Déclaration d’Alain Sionneau chef de file de la délégation patronale à l’issue de la deuxième réunion paritaire du 8 juillet :
« Nous avons passé un après-midi très studieux. Nous avons proposé des textes qui ont été modifiés au fur et à mesure des demandes qui nous paraissaient justifiées et auxquelles nous pouvions apporter des réponses positives. Nous venons, en fin de séance, d’ouvrir à la signature le texte. Nous sommes allés aussi loin qu’il nous était possible. Les uns et les autres, nous allons maintenant nous retourner vers les instances que nous représentons, car ce texte technique mérite réflexion. Nous sommes parvenus à un texte cohérent et surtout applicable dans les entreprises. Nous sommes parvenus à deux avenants :
Le premier avenant porte sur l’entretien professionnel, le bilan de compétences et le passeport formation. Nous nous sommes accordés avec les organisations syndicales sur un équilibre entre le cadre de l’accord interprofessionnel et son ouverture aux accords de branches et d’entreprises.
Entretien professionnel : il est prévu que les accords de branche traitent « des suites à réserver à un éventuel désaccord sur les conclusions de l’entretien » ;
Bilan de compétence : il est admis que seuls les éléments permettant la personnalisation de la formation seront transmis par le salarié à l’entreprise ;
Passeport formation : le modèle du passeport sera élaboré au niveau interprofessionnel ; les branches ou les entreprises pourront proposer l’ajout d’informations complémentaires.
Nous avons encore un aspect juridique à résoudre. Nous souhaitons que l’effort de lisibilité qui a été fait par les partenaires sociaux par la codification de l’accord du 5 décembre soit poursuivi. Chaque fois que nous modifions le texte de base nous sommes soumis à des risques juridiques : à quelle date ce nouvel avenant prend-il effet ? Nous avons proposé que ces avenants soient « réputés avoir été signés à la date du 5 décembre 2003 » pour pouvoir conserver un texte unique.

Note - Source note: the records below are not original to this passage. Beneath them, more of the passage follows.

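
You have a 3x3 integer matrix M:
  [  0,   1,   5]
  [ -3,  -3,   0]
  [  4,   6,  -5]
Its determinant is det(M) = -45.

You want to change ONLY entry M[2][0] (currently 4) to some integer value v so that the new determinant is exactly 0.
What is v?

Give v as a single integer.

Answer: 7

Derivation:
det is linear in entry M[2][0]: det = old_det + (v - 4) * C_20
Cofactor C_20 = 15
Want det = 0: -45 + (v - 4) * 15 = 0
  (v - 4) = 45 / 15 = 3
  v = 4 + (3) = 7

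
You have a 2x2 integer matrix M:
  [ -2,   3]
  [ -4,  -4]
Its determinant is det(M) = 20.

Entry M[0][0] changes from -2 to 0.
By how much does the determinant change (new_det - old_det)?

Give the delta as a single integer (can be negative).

Answer: -8

Derivation:
Cofactor C_00 = -4
Entry delta = 0 - -2 = 2
Det delta = entry_delta * cofactor = 2 * -4 = -8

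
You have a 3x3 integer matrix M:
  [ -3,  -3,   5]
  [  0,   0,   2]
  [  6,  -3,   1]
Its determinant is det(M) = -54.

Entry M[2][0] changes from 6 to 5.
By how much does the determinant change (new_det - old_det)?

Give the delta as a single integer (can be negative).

Cofactor C_20 = -6
Entry delta = 5 - 6 = -1
Det delta = entry_delta * cofactor = -1 * -6 = 6

Answer: 6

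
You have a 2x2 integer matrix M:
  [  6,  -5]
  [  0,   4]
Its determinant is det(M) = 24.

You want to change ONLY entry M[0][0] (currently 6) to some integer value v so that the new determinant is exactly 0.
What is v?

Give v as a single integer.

det is linear in entry M[0][0]: det = old_det + (v - 6) * C_00
Cofactor C_00 = 4
Want det = 0: 24 + (v - 6) * 4 = 0
  (v - 6) = -24 / 4 = -6
  v = 6 + (-6) = 0

Answer: 0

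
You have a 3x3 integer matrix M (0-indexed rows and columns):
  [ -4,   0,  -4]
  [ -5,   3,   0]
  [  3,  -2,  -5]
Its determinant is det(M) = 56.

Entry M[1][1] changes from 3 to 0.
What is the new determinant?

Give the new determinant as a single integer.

Answer: -40

Derivation:
det is linear in row 1: changing M[1][1] by delta changes det by delta * cofactor(1,1).
Cofactor C_11 = (-1)^(1+1) * minor(1,1) = 32
Entry delta = 0 - 3 = -3
Det delta = -3 * 32 = -96
New det = 56 + -96 = -40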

A propos de la validation des acquis de l’expérience (VAE), nous sommes là aussi parvenus à nous accorder avec une majorité d’organisations syndicales. Nous avons le même souci technique d’intégration de cet avenant à l’accord du 5 décembre. Sur la validation des acquis de l’expérience, la loi insiste sur le répertoire national des certifications professionnelles (RNCP). Nous avons proposé que l’ensemble des certificats de qualification professionnelle (CQP) puissent être aussi préparés par la VAE, sans qu’ils soient systématiquement inscrits au répertoire national. Rappelons que les CQP sont établis par une commission nationale paritaire de l’emploi (CPNE) d’une branche, condition nécessaire pour qu’ils soient considérés comme une qualification professionnelle reconnue. Le texte définitif sera remis à la signature, au nom de l’ensemble des organisations patronales, vendredi 9 juillet, une fois que l’ensemble des problèmes techniques seront clarifiés."